Federal laws allow employers to require workers to fill out a health risk assessment, but bar them from learning a specific worker’s answers, although they can get results in aggregate. The Genetic Information Nondiscrimination Act of 2008 also limits employers’ ability to ask about family history or require genetic testing.
The information is generally gathered by firms that run wellness programs or insurance plans. UnitedHealthcare, which offers its “Personal Rewards” program to large, self-insured clients, says it does not use the information to set premiums.
Pshock says some of his clients share the information with their insurers, who may “recognize the significance of a program … with a 3 percent to 6 percent rate reduction.” Many insurers, however, take “more of a wait-and-see-if-the-health-improvement-results-in-fewer-claims approach,” he says.
But Do They Work?
Given the available data, it’s hard to parse how much of the reported savings from such programs come from improved health, and how much from the frequent pairing of such programs with high deductible policies, which shift more costs onto workers.
“We just don’t know how effective (incentives) are,” says Volpp. There is pretty good evidence they help smokers quit, he says, but less that they prompt workers to lose weight and keep it off.
Weight gain is partly a function of genes and environment, he says, so programs that tie incentives to achieving a particular weight range are “in essence, penalizing people for factors they can’t control or can only partly control” – either because they’ve failed to lose weight or haven’t participated in the program.
Volpp says the medical literature shows that incentives work best when participants have choices: get below a certain BMI, or lose 5 percent of current body weight, for example. And, he says, rewards should be immediate.
“If you want the employee to do a health assessment or (medical) screening, you should give them the reward right after they do it” he says.
At Jones Lang LaSalle, workers who make a pledge — on the honor system — that they don’t smoke, or will take a stop-smoking class, and achieve a healthy weight, get 10 percent off their contribution toward insurance premiums.
In 2010, the firm added a cash bonus program, offering $50 to workers who get a physical and another $50 for every one of four medical tests they take: weight, blood pressure, glucose and cholesterol, plus an extra $50 if they do all the tests. If they meet specified goals — or complete a coaching program — they get the money in the form of a cash bonus. Spouses and domestic partners are also eligible, says Howard Futterman, senior vice president of benefits.

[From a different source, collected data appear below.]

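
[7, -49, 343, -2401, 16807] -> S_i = 7*-7^i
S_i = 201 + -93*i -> [201, 108, 15, -78, -171]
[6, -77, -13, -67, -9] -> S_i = Random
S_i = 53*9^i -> [53, 477, 4293, 38637, 347733]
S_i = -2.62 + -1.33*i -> [-2.62, -3.95, -5.28, -6.61, -7.94]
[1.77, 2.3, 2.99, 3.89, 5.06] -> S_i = 1.77*1.30^i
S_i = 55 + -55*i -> [55, 0, -55, -110, -165]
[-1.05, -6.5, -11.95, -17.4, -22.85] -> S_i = -1.05 + -5.45*i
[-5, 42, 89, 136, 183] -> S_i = -5 + 47*i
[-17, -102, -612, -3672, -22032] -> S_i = -17*6^i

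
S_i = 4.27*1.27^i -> [4.27, 5.42, 6.89, 8.75, 11.11]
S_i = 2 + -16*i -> [2, -14, -30, -46, -62]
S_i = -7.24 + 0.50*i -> [-7.24, -6.74, -6.24, -5.74, -5.24]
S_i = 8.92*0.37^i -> [8.92, 3.3, 1.22, 0.45, 0.17]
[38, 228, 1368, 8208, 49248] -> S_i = 38*6^i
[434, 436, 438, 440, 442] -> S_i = 434 + 2*i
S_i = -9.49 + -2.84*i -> [-9.49, -12.33, -15.17, -18.01, -20.85]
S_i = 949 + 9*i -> [949, 958, 967, 976, 985]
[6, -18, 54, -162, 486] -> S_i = 6*-3^i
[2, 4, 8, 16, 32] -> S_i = 2*2^i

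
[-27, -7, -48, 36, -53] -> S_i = Random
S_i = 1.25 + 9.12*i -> [1.25, 10.37, 19.49, 28.61, 37.73]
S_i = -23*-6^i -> [-23, 138, -828, 4968, -29808]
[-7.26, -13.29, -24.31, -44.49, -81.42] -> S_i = -7.26*1.83^i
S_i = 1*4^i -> [1, 4, 16, 64, 256]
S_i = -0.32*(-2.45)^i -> [-0.32, 0.78, -1.92, 4.71, -11.53]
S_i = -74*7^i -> [-74, -518, -3626, -25382, -177674]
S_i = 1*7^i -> [1, 7, 49, 343, 2401]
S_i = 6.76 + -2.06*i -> [6.76, 4.7, 2.64, 0.58, -1.48]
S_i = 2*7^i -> [2, 14, 98, 686, 4802]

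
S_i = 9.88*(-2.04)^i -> [9.88, -20.16, 41.12, -83.88, 171.11]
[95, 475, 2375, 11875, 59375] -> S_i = 95*5^i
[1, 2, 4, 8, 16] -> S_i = 1*2^i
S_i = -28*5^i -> [-28, -140, -700, -3500, -17500]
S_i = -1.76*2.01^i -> [-1.76, -3.54, -7.11, -14.29, -28.73]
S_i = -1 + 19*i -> [-1, 18, 37, 56, 75]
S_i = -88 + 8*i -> [-88, -80, -72, -64, -56]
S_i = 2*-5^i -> [2, -10, 50, -250, 1250]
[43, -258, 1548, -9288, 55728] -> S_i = 43*-6^i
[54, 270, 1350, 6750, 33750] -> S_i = 54*5^i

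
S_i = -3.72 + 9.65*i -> [-3.72, 5.93, 15.58, 25.23, 34.88]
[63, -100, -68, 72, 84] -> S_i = Random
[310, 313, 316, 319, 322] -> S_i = 310 + 3*i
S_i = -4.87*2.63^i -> [-4.87, -12.81, -33.69, -88.59, -233.0]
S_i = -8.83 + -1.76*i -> [-8.83, -10.59, -12.35, -14.11, -15.87]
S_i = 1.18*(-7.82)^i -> [1.18, -9.23, 72.16, -564.29, 4412.75]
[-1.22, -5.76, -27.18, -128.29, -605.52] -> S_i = -1.22*4.72^i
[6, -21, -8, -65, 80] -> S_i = Random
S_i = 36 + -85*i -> [36, -49, -134, -219, -304]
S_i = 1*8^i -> [1, 8, 64, 512, 4096]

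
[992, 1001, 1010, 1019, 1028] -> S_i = 992 + 9*i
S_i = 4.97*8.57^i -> [4.97, 42.59, 365.02, 3128.23, 26808.94]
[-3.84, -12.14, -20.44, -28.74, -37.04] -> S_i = -3.84 + -8.30*i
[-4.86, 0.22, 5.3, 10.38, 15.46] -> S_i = -4.86 + 5.08*i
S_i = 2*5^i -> [2, 10, 50, 250, 1250]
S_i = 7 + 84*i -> [7, 91, 175, 259, 343]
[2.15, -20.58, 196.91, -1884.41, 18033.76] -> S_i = 2.15*(-9.57)^i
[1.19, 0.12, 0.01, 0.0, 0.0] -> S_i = 1.19*0.10^i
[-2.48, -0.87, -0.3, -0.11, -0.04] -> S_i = -2.48*0.35^i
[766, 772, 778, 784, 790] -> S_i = 766 + 6*i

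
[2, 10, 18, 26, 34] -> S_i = 2 + 8*i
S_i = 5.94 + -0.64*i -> [5.94, 5.3, 4.66, 4.02, 3.38]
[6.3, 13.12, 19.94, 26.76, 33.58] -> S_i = 6.30 + 6.82*i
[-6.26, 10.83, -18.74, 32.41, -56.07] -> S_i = -6.26*(-1.73)^i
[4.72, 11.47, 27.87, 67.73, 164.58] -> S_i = 4.72*2.43^i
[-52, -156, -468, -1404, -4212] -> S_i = -52*3^i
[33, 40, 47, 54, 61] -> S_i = 33 + 7*i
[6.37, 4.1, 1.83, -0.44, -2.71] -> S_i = 6.37 + -2.27*i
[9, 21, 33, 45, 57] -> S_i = 9 + 12*i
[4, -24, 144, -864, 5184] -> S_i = 4*-6^i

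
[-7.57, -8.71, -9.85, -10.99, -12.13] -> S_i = -7.57 + -1.14*i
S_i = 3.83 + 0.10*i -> [3.83, 3.93, 4.03, 4.13, 4.23]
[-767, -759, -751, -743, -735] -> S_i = -767 + 8*i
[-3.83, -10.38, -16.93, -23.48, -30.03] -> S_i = -3.83 + -6.55*i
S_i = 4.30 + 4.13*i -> [4.3, 8.43, 12.56, 16.69, 20.82]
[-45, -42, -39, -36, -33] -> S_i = -45 + 3*i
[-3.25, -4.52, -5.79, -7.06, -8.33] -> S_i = -3.25 + -1.27*i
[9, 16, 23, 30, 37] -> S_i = 9 + 7*i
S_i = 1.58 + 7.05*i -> [1.58, 8.63, 15.68, 22.73, 29.78]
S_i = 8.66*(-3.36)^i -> [8.66, -29.1, 97.77, -328.5, 1103.76]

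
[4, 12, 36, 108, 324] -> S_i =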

Last year, 65 percent of employees participated. While it’s early, he says, indications are the program is having an impact on costs: health spending rose 6 percent in 2010, but only 3 percent in 2011.
“Our long term goal is to make health and well-being part of our culture and everyday values,” says Futterman. “When people start doing it naturally and you don’t have to pay them for it, that’s when you know you’ve succeeded.”